C13A-0418:
Ice core sulfur and methanesulfonic acid (MSA) records from southern Greenland document North American and European air pollution and suggest a decline in regional biogenic sulfur emissions.

Monday, 15 December 2014
Daniel R Pasteris1, Joseph R McConnell1, John F Burkhart2,3 and Eric S Saltzman4, (1)Desert Res Inst, Reno, NV, United States, (2)Univ California, Atwater, CA, United States, (3)University of Oslo, Oslo, Norway, (4)University of California Irvine, Irvine, CA, United States
Abstract:
Sulfate aerosols have an important cooling effect on the Earth because they scatter sunlight back to space and form cloud condensation nuclei. However, understanding of the atmospheric sulfur cycle is incomplete, leading to uncertainty in the assessment of past, present and future climate forcing. Here we use annually resolved observations of sulfur and methanesulfonic acid (MSA) concentration in an array of precisely dated Southern Greenland ice cores to assess the history of sulfur pollution emitted from North America and Europe and the history of biogenic sulfate aerosol derived from the North Atlantic Ocean over the last 250 years. The ice core sulfur time series is found to closely track sulfur concentrations in North American and European precipitation since records began in 1965, and also closely tracks estimated sulfur emissions since 1850 within the air mass source region as determined by back trajectory analysis. However, a decline to near-preindustrial sulfur concentrations in the ice cores after 1995 that is not so extensive in the source region emissions indicates that there has been a change in sulfur cycling over the last 150 years.

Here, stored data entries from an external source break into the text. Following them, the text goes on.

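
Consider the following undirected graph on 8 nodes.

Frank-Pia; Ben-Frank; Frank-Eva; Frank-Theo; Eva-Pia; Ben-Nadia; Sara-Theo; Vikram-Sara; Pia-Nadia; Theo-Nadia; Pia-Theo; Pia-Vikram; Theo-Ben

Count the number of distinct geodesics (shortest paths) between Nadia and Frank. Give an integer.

3

The shortest distance is 2. The length-2 paths are: Nadia–Pia–Frank; Nadia–Ben–Frank; Nadia–Theo–Frank.
That gives 3 distinct shortest paths.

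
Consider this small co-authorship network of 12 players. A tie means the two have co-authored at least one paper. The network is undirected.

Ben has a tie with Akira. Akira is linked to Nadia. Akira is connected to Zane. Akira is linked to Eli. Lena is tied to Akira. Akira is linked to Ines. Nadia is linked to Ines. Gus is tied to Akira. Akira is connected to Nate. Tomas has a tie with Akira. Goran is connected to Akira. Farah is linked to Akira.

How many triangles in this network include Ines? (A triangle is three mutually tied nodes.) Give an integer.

1

Ines's neighbors: Akira and Nadia.
Neighbor pairs that are themselves tied: Ines–Akira–Nadia. Each forms one triangle with Ines, for 1 in total.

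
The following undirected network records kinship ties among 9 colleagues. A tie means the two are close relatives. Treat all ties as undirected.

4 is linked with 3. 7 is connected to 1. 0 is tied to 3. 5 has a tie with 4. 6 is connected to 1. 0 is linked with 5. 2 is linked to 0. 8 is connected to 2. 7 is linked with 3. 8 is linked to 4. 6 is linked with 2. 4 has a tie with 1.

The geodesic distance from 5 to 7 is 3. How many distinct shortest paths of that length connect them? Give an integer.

3

The shortest distance is 3. The length-3 paths are: 5–4–1–7; 5–4–3–7; 5–0–3–7.
That gives 3 distinct shortest paths.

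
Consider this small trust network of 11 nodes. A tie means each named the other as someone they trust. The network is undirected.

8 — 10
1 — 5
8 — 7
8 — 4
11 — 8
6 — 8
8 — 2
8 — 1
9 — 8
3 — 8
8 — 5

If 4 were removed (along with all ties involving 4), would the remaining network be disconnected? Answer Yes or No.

Even without 4, every remaining node can still reach every other (the residual graph is connected), so 4 is not a cut vertex.

No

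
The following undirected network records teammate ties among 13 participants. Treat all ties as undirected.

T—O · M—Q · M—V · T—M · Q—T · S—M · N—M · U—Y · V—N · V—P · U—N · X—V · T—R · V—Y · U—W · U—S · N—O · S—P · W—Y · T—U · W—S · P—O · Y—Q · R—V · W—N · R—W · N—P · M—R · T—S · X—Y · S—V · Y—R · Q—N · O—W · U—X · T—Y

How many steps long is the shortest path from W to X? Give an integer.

2

One shortest route is W – U – X, which uses 2 edges, and W and X are not directly tied, so nothing shorter exists. So d(W,X) = 2.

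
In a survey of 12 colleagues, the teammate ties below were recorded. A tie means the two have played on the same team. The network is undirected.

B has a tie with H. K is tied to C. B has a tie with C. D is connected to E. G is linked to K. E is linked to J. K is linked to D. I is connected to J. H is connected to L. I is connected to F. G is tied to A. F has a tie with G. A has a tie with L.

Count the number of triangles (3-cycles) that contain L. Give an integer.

L's neighbors are A and H, but none of them are tied to each other, so no triangle contains L.

0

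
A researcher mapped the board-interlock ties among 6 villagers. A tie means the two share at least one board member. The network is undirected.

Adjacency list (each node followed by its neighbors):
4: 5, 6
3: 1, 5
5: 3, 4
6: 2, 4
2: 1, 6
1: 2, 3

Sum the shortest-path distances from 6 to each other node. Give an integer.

9

Distances from 6: 1:2, 2:1, 3:3, 4:1, 5:2.
Sum = 2 + 1 + 3 + 1 + 2 = 9.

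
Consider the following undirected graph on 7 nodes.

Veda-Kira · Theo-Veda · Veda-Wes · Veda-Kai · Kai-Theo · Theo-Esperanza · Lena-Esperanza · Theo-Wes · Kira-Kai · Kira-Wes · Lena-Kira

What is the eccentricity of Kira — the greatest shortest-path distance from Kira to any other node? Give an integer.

Distances from Kira: Esperanza:2, Kai:1, Lena:1, Theo:2, Veda:1, Wes:1.
The largest is 2 (to Esperanza and Theo), so the eccentricity of Kira is 2.

2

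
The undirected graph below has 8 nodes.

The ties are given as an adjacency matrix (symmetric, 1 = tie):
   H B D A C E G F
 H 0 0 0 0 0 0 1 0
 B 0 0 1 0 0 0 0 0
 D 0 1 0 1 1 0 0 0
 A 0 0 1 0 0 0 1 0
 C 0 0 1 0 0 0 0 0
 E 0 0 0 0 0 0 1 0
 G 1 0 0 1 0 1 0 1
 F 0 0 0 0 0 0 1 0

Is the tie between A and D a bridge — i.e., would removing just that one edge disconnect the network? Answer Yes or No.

Yes

Without the A–D edge there is no alternate route between A and D, so the network disconnects. It is a bridge.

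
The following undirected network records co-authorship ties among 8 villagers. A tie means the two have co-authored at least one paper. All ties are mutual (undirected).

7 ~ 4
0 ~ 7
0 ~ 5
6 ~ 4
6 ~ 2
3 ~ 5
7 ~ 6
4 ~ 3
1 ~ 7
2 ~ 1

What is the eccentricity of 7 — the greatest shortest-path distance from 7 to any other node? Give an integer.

Distances from 7: 0:1, 1:1, 2:2, 3:2, 4:1, 5:2, 6:1.
The largest is 2 (to 2, 3, and 5), so the eccentricity of 7 is 2.

2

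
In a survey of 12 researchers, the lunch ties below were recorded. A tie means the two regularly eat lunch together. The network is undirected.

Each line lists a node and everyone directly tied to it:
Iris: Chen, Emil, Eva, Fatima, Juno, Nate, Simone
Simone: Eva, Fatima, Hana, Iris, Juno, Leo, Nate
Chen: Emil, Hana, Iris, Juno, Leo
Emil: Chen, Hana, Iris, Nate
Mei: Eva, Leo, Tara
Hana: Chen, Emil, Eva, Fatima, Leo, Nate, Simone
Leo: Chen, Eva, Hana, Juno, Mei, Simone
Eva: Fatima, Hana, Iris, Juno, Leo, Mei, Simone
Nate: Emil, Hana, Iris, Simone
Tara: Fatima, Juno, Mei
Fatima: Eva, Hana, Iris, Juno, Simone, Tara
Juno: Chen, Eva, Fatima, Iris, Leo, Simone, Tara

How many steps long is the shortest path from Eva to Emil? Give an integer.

2

One shortest route is Eva – Iris – Emil, which uses 2 edges, and Eva and Emil are not directly tied, so nothing shorter exists. So d(Eva,Emil) = 2.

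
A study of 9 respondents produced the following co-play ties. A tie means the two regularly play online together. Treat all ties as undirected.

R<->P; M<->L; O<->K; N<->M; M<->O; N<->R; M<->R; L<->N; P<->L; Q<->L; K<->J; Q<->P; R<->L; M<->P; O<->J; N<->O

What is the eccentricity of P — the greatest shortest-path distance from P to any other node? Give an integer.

3

Distances from P: J:3, K:3, L:1, M:1, N:2, O:2, Q:1, R:1.
The largest is 3 (to J and K), so the eccentricity of P is 3.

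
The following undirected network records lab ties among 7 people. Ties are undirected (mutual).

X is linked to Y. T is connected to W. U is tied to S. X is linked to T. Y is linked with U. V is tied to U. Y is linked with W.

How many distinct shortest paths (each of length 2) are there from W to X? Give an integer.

2

The shortest distance is 2. The length-2 paths are: W–T–X; W–Y–X.
That gives 2 distinct shortest paths.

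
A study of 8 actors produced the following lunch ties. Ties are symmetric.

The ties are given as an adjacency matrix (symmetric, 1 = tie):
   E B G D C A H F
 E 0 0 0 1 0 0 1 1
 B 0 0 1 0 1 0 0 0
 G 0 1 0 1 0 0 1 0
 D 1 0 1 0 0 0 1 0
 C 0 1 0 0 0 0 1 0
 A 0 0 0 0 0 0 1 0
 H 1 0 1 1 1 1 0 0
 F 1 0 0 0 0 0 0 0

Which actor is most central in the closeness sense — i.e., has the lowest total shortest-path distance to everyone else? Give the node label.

H

Farness (sum of distances to all others) for each node — A:15, B:16, C:13, D:11, E:12, F:18, G:12, H:9.
The smallest farness is 9, for H, so H has the highest closeness.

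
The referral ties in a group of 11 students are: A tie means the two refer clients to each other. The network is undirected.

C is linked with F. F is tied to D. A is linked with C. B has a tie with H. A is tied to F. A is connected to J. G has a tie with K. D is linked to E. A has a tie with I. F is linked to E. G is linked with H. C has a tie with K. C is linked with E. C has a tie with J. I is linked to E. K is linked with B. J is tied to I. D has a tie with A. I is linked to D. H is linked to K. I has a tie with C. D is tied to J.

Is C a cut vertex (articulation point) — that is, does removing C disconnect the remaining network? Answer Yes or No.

Removing C leaves {A, D, E, F, I, and J} with no path to {B, G, H, and K}, so the network splits into 2 components. C is a cut vertex.

Yes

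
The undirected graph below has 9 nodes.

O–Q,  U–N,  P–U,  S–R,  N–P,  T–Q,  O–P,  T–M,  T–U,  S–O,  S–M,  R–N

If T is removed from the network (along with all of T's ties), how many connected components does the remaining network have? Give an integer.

1

T's neighbors (M, Q, and U) remain reachable from one another through other ties, so the rest of the network stays in one piece.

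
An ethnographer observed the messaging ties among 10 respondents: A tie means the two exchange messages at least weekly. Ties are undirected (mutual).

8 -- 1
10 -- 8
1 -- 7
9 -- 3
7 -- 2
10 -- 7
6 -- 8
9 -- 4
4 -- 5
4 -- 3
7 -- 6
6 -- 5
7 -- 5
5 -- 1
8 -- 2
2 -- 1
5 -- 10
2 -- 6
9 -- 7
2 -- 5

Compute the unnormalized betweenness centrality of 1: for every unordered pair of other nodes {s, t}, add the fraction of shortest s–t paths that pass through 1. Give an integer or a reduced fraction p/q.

Pairs whose geodesics pass through 1 — 3–8: 2/8; 9–8: 1/4; 4–8: 1/4; 7–8: 1/4; 8–5: 1/4.
All other pairs contribute 0.
Summing the contributions gives betweenness(1) = 5/4.

5/4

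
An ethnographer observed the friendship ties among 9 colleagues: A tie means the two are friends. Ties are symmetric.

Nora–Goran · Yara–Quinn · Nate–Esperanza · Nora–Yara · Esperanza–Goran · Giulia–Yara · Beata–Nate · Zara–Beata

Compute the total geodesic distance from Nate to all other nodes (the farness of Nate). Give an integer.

Distances from Nate: Beata:1, Esperanza:1, Giulia:5, Goran:2, Nora:3, Quinn:5, Yara:4, Zara:2.
Sum = 1 + 1 + 5 + 2 + 3 + 5 + 4 + 2 = 23.

23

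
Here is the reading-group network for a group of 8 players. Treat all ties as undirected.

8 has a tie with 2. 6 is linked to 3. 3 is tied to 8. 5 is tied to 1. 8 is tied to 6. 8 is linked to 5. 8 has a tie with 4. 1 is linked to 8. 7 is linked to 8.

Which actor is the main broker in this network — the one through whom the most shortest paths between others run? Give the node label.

Unnormalized betweenness of each node: 1:0, 2:0, 3:0, 4:0, 5:0, 6:0, 7:0, 8:19.
8 has the largest value, 19, making it the main broker — the node through which the most shortest paths run.

8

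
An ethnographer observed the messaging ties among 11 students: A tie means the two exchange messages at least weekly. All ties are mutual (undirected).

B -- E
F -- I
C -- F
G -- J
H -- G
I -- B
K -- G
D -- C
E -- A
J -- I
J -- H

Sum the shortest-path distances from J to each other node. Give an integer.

Distances from J: A:4, B:2, C:3, D:4, E:3, F:2, G:1, H:1, I:1, K:2.
Sum = 4 + 2 + 3 + 4 + 3 + 2 + 1 + 1 + 1 + 2 = 23.

23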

The ice core MSA time series shows a decline of 60% since the 1860s, and is well correlated with declining sea ice concentrations around Greenland, suggesting that the phytoplankton source of biogenic sulfur has declined due to a loss of marginal sea ice zone habitat. Incorporating the implied decrease in biogenic sulfur in our analysis improves the match between the ice core sulfur record and the source region emissions throughout the last 150 years, and solves the problem of the recent return to near-preindustrial levels in the Greenland ice. These findings indicate that the transport efficiency of sulfur air pollution has been relatively stable through the industrial era and that biogenic sulfur emissions in the region have declined.